Saturday 28 April 2012

Simplifying English


Speaking. Using words. Putting. Sentences. Together. It's all so very irksome and tedious, isn't it? We try to lighten the load ourselves - refusing to correctly align subjects and predicates; replacing ‘have’ with ‘of’ (this particular point deserves a post of its own); shortening extensively long words like 'probably' into 'prob', 'sorry' into 'soz', and 'totally' into… you get the idea. But our  noble efforts do little to ease the pain. They barely manage to make our insurmountable loads any less insurmountable. The burden of having to talk incessantly hammers on our weary souls.

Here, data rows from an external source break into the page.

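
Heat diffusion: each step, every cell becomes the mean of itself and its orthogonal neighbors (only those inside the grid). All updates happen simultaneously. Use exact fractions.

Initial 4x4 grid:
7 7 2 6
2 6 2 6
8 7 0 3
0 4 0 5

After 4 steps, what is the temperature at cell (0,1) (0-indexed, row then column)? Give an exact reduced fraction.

Step 1: cell (0,1) = 11/2
Step 2: cell (0,1) = 1193/240
Step 3: cell (0,1) = 7111/1440
Step 4: cell (0,1) = 1025801/216000
Full grid after step 4:
  65473/12960 1025801/216000 190061/43200 134327/32400
  513943/108000 812051/180000 361151/90000 33241/8640
  17377/4000 58687/15000 127619/36000 717097/216000
  2627/675 129763/36000 339341/108000 197881/64800

Answer: 1025801/216000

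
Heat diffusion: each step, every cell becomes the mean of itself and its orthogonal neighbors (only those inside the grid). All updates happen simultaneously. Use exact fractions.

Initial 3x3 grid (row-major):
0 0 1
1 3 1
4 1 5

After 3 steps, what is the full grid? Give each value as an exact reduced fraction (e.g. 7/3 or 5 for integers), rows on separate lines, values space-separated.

Answer: 593/540 529/400 1391/1080
6211/3600 9653/6000 4649/2400
1439/720 33469/14400 4727/2160

Derivation:
After step 1:
  1/3 1 2/3
  2 6/5 5/2
  2 13/4 7/3
After step 2:
  10/9 4/5 25/18
  83/60 199/100 67/40
  29/12 527/240 97/36
After step 3:
  593/540 529/400 1391/1080
  6211/3600 9653/6000 4649/2400
  1439/720 33469/14400 4727/2160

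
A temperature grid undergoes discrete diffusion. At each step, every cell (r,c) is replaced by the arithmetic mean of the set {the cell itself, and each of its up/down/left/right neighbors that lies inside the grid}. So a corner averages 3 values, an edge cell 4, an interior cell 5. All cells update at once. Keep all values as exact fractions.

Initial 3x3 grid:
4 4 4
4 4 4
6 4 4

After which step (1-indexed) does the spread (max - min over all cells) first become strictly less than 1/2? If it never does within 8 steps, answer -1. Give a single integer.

Answer: 3

Derivation:
Step 1: max=14/3, min=4, spread=2/3
Step 2: max=41/9, min=4, spread=5/9
Step 3: max=473/108, min=4, spread=41/108
  -> spread < 1/2 first at step 3
Step 4: max=28051/6480, min=731/180, spread=347/1296
Step 5: max=1662137/388800, min=7357/1800, spread=2921/15552
Step 6: max=99140539/23328000, min=889483/216000, spread=24611/186624
Step 7: max=5917442033/1399680000, min=20096741/4860000, spread=207329/2239488
Step 8: max=353953152451/83980800000, min=1075601599/259200000, spread=1746635/26873856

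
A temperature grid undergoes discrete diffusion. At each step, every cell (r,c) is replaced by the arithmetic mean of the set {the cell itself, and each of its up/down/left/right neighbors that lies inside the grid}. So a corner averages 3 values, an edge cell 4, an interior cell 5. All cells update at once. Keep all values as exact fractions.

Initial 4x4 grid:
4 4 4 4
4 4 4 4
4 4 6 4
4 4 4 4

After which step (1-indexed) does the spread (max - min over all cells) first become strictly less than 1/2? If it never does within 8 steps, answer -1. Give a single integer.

Step 1: max=9/2, min=4, spread=1/2
Step 2: max=111/25, min=4, spread=11/25
  -> spread < 1/2 first at step 2
Step 3: max=5167/1200, min=4, spread=367/1200
Step 4: max=23171/5400, min=1213/300, spread=1337/5400
Step 5: max=689669/162000, min=36469/9000, spread=33227/162000
Step 6: max=20654327/4860000, min=220049/54000, spread=849917/4860000
Step 7: max=616914347/145800000, min=3308533/810000, spread=21378407/145800000
Step 8: max=18462462371/4374000000, min=995688343/243000000, spread=540072197/4374000000

Answer: 2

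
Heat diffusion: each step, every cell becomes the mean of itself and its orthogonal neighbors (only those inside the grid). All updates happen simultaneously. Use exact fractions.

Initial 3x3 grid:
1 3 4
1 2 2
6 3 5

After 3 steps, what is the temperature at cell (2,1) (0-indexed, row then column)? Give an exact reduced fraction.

Step 1: cell (2,1) = 4
Step 2: cell (2,1) = 193/60
Step 3: cell (2,1) = 11621/3600
Full grid after step 3:
  629/270 18667/7200 1969/720
  2163/800 16583/6000 44209/14400
  3211/1080 11621/3600 6977/2160

Answer: 11621/3600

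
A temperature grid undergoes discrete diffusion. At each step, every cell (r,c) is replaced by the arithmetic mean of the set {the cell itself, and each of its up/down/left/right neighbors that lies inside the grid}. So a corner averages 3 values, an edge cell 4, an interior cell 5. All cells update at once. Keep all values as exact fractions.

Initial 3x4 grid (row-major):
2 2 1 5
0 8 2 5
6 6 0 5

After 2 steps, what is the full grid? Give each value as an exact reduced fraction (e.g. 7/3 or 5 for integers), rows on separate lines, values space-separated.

After step 1:
  4/3 13/4 5/2 11/3
  4 18/5 16/5 17/4
  4 5 13/4 10/3
After step 2:
  103/36 641/240 757/240 125/36
  97/30 381/100 84/25 289/80
  13/3 317/80 887/240 65/18

Answer: 103/36 641/240 757/240 125/36
97/30 381/100 84/25 289/80
13/3 317/80 887/240 65/18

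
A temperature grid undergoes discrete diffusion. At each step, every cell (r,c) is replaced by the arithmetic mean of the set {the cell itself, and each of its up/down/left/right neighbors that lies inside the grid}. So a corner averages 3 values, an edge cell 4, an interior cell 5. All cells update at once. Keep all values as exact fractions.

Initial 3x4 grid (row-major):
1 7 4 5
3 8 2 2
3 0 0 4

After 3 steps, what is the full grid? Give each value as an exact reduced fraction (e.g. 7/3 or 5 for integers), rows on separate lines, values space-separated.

Answer: 1697/432 3659/900 13931/3600 7867/2160
50639/14400 10343/3000 2477/750 44549/14400
35/12 6899/2400 2093/800 917/360

Derivation:
After step 1:
  11/3 5 9/2 11/3
  15/4 4 16/5 13/4
  2 11/4 3/2 2
After step 2:
  149/36 103/24 491/120 137/36
  161/48 187/50 329/100 727/240
  17/6 41/16 189/80 9/4
After step 3:
  1697/432 3659/900 13931/3600 7867/2160
  50639/14400 10343/3000 2477/750 44549/14400
  35/12 6899/2400 2093/800 917/360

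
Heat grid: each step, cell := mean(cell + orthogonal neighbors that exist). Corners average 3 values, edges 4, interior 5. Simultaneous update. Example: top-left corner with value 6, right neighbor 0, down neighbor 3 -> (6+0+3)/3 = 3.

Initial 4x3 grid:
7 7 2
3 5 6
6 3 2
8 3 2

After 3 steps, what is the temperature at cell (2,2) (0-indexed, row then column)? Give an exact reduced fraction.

Answer: 13363/3600

Derivation:
Step 1: cell (2,2) = 13/4
Step 2: cell (2,2) = 197/60
Step 3: cell (2,2) = 13363/3600
Full grid after step 3:
  5669/1080 71297/14400 3371/720
  36121/7200 13979/3000 209/50
  34501/7200 8361/2000 13363/3600
  9913/2160 4861/1200 1877/540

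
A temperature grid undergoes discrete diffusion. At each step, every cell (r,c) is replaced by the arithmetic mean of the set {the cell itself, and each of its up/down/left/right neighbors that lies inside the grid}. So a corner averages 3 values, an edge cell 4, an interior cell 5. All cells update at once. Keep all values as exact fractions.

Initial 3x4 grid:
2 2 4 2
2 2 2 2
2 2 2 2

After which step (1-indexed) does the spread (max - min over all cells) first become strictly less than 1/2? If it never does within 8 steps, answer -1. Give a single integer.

Answer: 3

Derivation:
Step 1: max=8/3, min=2, spread=2/3
Step 2: max=151/60, min=2, spread=31/60
Step 3: max=1291/540, min=2, spread=211/540
  -> spread < 1/2 first at step 3
Step 4: max=124897/54000, min=1847/900, spread=14077/54000
Step 5: max=1112407/486000, min=111683/54000, spread=5363/24300
Step 6: max=32900809/14580000, min=62869/30000, spread=93859/583200
Step 7: max=1959874481/874800000, min=102536467/48600000, spread=4568723/34992000
Step 8: max=116756435629/52488000000, min=3097618889/1458000000, spread=8387449/83980800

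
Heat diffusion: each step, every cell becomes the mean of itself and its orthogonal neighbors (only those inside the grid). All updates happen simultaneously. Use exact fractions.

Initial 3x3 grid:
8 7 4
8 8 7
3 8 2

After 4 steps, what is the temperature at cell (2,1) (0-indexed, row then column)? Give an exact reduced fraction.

Step 1: cell (2,1) = 21/4
Step 2: cell (2,1) = 497/80
Step 3: cell (2,1) = 9613/1600
Step 4: cell (2,1) = 1795633/288000
Full grid after step 4:
  438211/64800 5739649/864000 17039/2700
  1923383/288000 285811/45000 5356399/864000
  103259/16200 1795633/288000 386161/64800

Answer: 1795633/288000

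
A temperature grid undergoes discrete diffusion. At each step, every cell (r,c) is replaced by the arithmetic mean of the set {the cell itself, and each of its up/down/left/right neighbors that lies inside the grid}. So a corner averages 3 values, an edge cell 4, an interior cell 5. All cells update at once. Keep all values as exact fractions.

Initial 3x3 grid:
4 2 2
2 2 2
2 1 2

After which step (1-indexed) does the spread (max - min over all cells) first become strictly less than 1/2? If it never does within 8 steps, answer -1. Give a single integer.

Step 1: max=8/3, min=5/3, spread=1
Step 2: max=23/9, min=413/240, spread=601/720
Step 3: max=313/135, min=3883/2160, spread=25/48
Step 4: max=73289/32400, min=245681/129600, spread=211/576
  -> spread < 1/2 first at step 4
Step 5: max=2124929/972000, min=15000307/7776000, spread=1777/6912
Step 6: max=251247851/116640000, min=920779529/466560000, spread=14971/82944
Step 7: max=928625167/437400000, min=55884857563/27993600000, spread=126121/995328
Step 8: max=884191403309/419904000000, min=3387351691361/1679616000000, spread=1062499/11943936

Answer: 4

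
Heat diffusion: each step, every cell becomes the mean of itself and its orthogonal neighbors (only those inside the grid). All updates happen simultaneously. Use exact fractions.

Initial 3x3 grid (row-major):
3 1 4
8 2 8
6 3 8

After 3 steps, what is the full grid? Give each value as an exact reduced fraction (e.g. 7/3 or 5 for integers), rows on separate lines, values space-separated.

After step 1:
  4 5/2 13/3
  19/4 22/5 11/2
  17/3 19/4 19/3
After step 2:
  15/4 457/120 37/9
  1129/240 219/50 617/120
  91/18 423/80 199/36
After step 3:
  327/80 28889/7200 2351/540
  64403/14400 13993/3000 34489/7200
  5417/1080 24301/4800 11489/2160

Answer: 327/80 28889/7200 2351/540
64403/14400 13993/3000 34489/7200
5417/1080 24301/4800 11489/2160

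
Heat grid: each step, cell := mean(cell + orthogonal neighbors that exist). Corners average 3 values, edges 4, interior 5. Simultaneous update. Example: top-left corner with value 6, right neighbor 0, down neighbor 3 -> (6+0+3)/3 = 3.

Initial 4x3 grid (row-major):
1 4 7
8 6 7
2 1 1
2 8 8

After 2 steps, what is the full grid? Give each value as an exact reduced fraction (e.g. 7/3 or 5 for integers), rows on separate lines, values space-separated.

After step 1:
  13/3 9/2 6
  17/4 26/5 21/4
  13/4 18/5 17/4
  4 19/4 17/3
After step 2:
  157/36 601/120 21/4
  511/120 114/25 207/40
  151/40 421/100 563/120
  4 1081/240 44/9

Answer: 157/36 601/120 21/4
511/120 114/25 207/40
151/40 421/100 563/120
4 1081/240 44/9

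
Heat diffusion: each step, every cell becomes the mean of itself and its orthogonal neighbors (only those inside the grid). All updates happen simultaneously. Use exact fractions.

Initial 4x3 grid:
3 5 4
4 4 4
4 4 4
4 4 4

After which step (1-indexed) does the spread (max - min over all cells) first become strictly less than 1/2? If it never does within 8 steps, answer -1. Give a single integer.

Step 1: max=13/3, min=15/4, spread=7/12
Step 2: max=62/15, min=47/12, spread=13/60
  -> spread < 1/2 first at step 2
Step 3: max=557/135, min=9499/2400, spread=3629/21600
Step 4: max=132001/32400, min=95531/24000, spread=60683/648000
Step 5: max=3953947/972000, min=861811/216000, spread=30319/388800
Step 6: max=236280953/58320000, min=25910767/6480000, spread=61681/1166400
Step 7: max=7078947701/1749600000, min=777769639/194400000, spread=1580419/34992000
Step 8: max=424037917609/104976000000, min=46723225901/11664000000, spread=7057769/209952000

Answer: 2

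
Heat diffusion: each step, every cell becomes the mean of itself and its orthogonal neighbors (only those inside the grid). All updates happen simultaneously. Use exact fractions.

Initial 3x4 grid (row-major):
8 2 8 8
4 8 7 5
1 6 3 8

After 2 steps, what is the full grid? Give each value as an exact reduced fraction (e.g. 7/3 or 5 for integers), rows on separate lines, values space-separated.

After step 1:
  14/3 13/2 25/4 7
  21/4 27/5 31/5 7
  11/3 9/2 6 16/3
After step 2:
  197/36 1369/240 519/80 27/4
  1139/240 557/100 617/100 383/60
  161/36 587/120 661/120 55/9

Answer: 197/36 1369/240 519/80 27/4
1139/240 557/100 617/100 383/60
161/36 587/120 661/120 55/9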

The problem is this: we're social creatures; it’s in our nature to keep trying - for the future of mankind or something. But our current methods to suppress our survival requirements are hardly sufficient. Honestly, if you’re going to screw up the English language, then commit, I say. Make it count! Yes, yes, you think I’m all talk; but please, let me finish! My wisdom comes in the form of both critique and gifts: remedies and painkillers for even the most encumbered of language victims. And if you wish to see the light of day again, to experience freedom – not words – emanating from your lips, and to distinguish the beauty and magic of life from the yoke of slavery (known as language), then it is in your best interests to accept my metaphorical wares. They’re free, after all. Allow me to explain.

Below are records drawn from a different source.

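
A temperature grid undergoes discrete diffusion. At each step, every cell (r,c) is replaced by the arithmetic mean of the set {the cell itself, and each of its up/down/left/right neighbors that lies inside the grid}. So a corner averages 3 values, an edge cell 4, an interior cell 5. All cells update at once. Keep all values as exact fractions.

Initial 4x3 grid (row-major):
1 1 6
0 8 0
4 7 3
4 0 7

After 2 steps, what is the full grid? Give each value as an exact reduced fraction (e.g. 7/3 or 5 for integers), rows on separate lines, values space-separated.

Answer: 95/36 51/20 127/36
163/60 191/50 421/120
211/60 201/50 487/120
131/36 149/40 145/36

Derivation:
After step 1:
  2/3 4 7/3
  13/4 16/5 17/4
  15/4 22/5 17/4
  8/3 9/2 10/3
After step 2:
  95/36 51/20 127/36
  163/60 191/50 421/120
  211/60 201/50 487/120
  131/36 149/40 145/36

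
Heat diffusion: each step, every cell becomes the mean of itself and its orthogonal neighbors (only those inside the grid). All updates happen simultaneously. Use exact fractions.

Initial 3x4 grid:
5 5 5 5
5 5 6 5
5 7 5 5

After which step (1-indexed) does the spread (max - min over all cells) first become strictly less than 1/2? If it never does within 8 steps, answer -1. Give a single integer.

Step 1: max=23/4, min=5, spread=3/4
Step 2: max=1351/240, min=5, spread=151/240
Step 3: max=11761/2160, min=1847/360, spread=679/2160
  -> spread < 1/2 first at step 3
Step 4: max=1169341/216000, min=112061/21600, spread=48731/216000
Step 5: max=5211923/972000, min=13494883/2592000, spread=242147/1555200
Step 6: max=519188747/97200000, min=339054073/64800000, spread=848611/7776000
Step 7: max=37263168781/6998400000, min=48911980783/9331200000, spread=92669311/1119744000
Step 8: max=2230522014779/419904000000, min=2941477729997/559872000000, spread=781238953/13436928000

Answer: 3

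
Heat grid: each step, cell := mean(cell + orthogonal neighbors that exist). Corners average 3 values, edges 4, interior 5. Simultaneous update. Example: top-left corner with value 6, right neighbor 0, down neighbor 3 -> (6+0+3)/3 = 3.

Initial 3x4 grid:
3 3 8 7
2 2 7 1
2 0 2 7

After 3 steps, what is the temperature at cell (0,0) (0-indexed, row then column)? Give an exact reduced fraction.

Answer: 3299/1080

Derivation:
Step 1: cell (0,0) = 8/3
Step 2: cell (0,0) = 107/36
Step 3: cell (0,0) = 3299/1080
Full grid after step 3:
  3299/1080 26473/7200 34253/7200 2179/432
  11807/4800 801/250 24079/6000 34243/7200
  4583/2160 9199/3600 3241/900 433/108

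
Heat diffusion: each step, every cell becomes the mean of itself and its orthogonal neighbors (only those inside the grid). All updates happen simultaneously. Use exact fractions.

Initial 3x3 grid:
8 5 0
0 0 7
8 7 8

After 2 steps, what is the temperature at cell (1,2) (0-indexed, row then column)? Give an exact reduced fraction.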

1. Double or Triple Contractions
In informal circumstances, we like to condense two words into one. I’m doing it right now, even. But this solution doesn’t last. Sooner or later we’re mumbling like a crazy person, or fish, wide-eyed for no other reason than because a fish has no eyelids. It’s only logical that contracted words simply aren’t contracted enough. So instead of merging two words into one, try three, four, or six!
“You shouldn’t’ve scared the cat!”
“Was it scared, or just startled?”
“Well, in any case, ’twould’nt’ve’(nt)2 been either if you’dn’t been so careless!”
“Touche, father. Touche.”

2. Verb Nouns!
That’s a command, not a new type of noun - though it may as well be. Like contracting words, we also do this from time to time. Sometimes consciously: "I have not tried googling this blog," or "I really like Matt’s advice. I’ll Facebook a link to it." And other times more naturally: "I’ve been reading Matt’s blog for far too long, and my house still needs painting. Meh, I’ll text Bobette to do it." But there are so many more situations where nouns can verb – like that one there for instance.
See how much more better language can be? Experiment freely with verbs and nouns. Verb away, I say! In no time the two will be one and the same.

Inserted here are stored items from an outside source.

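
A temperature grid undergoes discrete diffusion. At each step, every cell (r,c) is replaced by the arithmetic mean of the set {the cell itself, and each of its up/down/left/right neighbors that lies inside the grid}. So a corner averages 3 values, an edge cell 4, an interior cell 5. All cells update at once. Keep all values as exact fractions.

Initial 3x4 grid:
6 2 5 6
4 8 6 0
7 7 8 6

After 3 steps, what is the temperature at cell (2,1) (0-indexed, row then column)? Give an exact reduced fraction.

Answer: 5007/800

Derivation:
Step 1: cell (2,1) = 15/2
Step 2: cell (2,1) = 513/80
Step 3: cell (2,1) = 5007/800
Full grid after step 3:
  3703/720 6223/1200 8677/1800 4907/1080
  9249/1600 5599/1000 32069/6000 35153/7200
  2209/360 5007/800 41683/7200 11479/2160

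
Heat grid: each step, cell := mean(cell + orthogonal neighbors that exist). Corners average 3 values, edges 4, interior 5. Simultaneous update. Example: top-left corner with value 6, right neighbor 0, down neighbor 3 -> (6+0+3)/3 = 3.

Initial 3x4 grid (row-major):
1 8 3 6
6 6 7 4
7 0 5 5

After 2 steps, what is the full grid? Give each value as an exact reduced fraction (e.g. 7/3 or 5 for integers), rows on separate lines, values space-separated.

Answer: 29/6 209/40 119/24 95/18
74/15 122/25 523/100 39/8
83/18 1109/240 221/48 173/36

Derivation:
After step 1:
  5 9/2 6 13/3
  5 27/5 5 11/2
  13/3 9/2 17/4 14/3
After step 2:
  29/6 209/40 119/24 95/18
  74/15 122/25 523/100 39/8
  83/18 1109/240 221/48 173/36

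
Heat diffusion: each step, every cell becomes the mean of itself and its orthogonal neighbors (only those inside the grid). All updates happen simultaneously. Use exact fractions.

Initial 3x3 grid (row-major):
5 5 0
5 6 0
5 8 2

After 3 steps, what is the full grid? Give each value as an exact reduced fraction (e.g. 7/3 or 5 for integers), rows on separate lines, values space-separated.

Answer: 3331/720 13889/3600 1687/540
7909/1600 4237/1000 997/300
1873/360 65281/14400 8153/2160

Derivation:
After step 1:
  5 4 5/3
  21/4 24/5 2
  6 21/4 10/3
After step 2:
  19/4 58/15 23/9
  421/80 213/50 59/20
  11/2 1163/240 127/36
After step 3:
  3331/720 13889/3600 1687/540
  7909/1600 4237/1000 997/300
  1873/360 65281/14400 8153/2160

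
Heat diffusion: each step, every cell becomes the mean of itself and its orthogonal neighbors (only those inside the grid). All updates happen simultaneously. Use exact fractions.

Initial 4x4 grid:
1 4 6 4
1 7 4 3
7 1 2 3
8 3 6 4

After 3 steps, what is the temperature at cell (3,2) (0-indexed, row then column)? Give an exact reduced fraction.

Step 1: cell (3,2) = 15/4
Step 2: cell (3,2) = 947/240
Step 3: cell (3,2) = 28571/7200
Full grid after step 3:
  841/240 2339/600 287/72 4447/1080
  3107/800 7497/2000 11863/3000 2741/720
  10057/2400 829/200 22553/6000 13213/3600
  337/72 3459/800 28571/7200 8027/2160

Answer: 28571/7200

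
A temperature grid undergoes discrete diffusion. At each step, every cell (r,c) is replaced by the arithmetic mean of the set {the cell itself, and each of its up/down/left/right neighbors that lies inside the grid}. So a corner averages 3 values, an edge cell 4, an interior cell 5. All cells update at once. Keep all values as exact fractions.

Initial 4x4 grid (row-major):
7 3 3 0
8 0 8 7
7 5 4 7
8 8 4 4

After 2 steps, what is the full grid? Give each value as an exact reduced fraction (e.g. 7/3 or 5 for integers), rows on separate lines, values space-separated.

After step 1:
  6 13/4 7/2 10/3
  11/2 24/5 22/5 11/2
  7 24/5 28/5 11/2
  23/3 25/4 5 5
After step 2:
  59/12 351/80 869/240 37/9
  233/40 91/20 119/25 281/60
  749/120 569/100 253/50 27/5
  251/36 1423/240 437/80 31/6

Answer: 59/12 351/80 869/240 37/9
233/40 91/20 119/25 281/60
749/120 569/100 253/50 27/5
251/36 1423/240 437/80 31/6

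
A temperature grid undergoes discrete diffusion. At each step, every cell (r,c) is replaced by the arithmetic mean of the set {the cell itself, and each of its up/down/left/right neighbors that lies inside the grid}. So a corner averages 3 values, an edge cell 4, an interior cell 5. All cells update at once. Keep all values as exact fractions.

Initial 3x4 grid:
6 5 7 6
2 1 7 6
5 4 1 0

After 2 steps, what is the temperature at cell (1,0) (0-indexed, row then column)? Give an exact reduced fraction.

Step 1: cell (1,0) = 7/2
Step 2: cell (1,0) = 153/40
Full grid after step 2:
  151/36 287/60 163/30 52/9
  153/40 96/25 111/25 1069/240
  119/36 793/240 749/240 121/36

Answer: 153/40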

3. Advocate non-existent past tense verbs
This one’s easy. Unfortunately it’s also the least productive method by which to, of course, shed some of that lifelong burden we call coherent speaking. But beggars can’t be choosers, am I right? Anyway, this final solution involves taking past tense verbs that aren’t verbs but should be, and using them excessively.
“As I clumb the mountain, I stopped to eat my microwove steak pie. It was raining, but it’s not as if I mound. What I did mind were the bits of fat, which adhore to my horrendous beard. If only I’d shove this morning.”

By way of these amazing non-verbs becoming verbs, we can do away with entire letters and syllables! English is wreck—err, our lives can finally flourish!

These are trying times, my friends. We have to stick together; and to do that, communication is key. Fish can’t survive on land, yet it’s this treacherous terrain upon which we’re cursed to dwell. Language may totes be a means to an end, but your lives are priceless. So please, take my advice, and live.

2 comments:

  1. With every post on this blog, my faith in humanity is restored.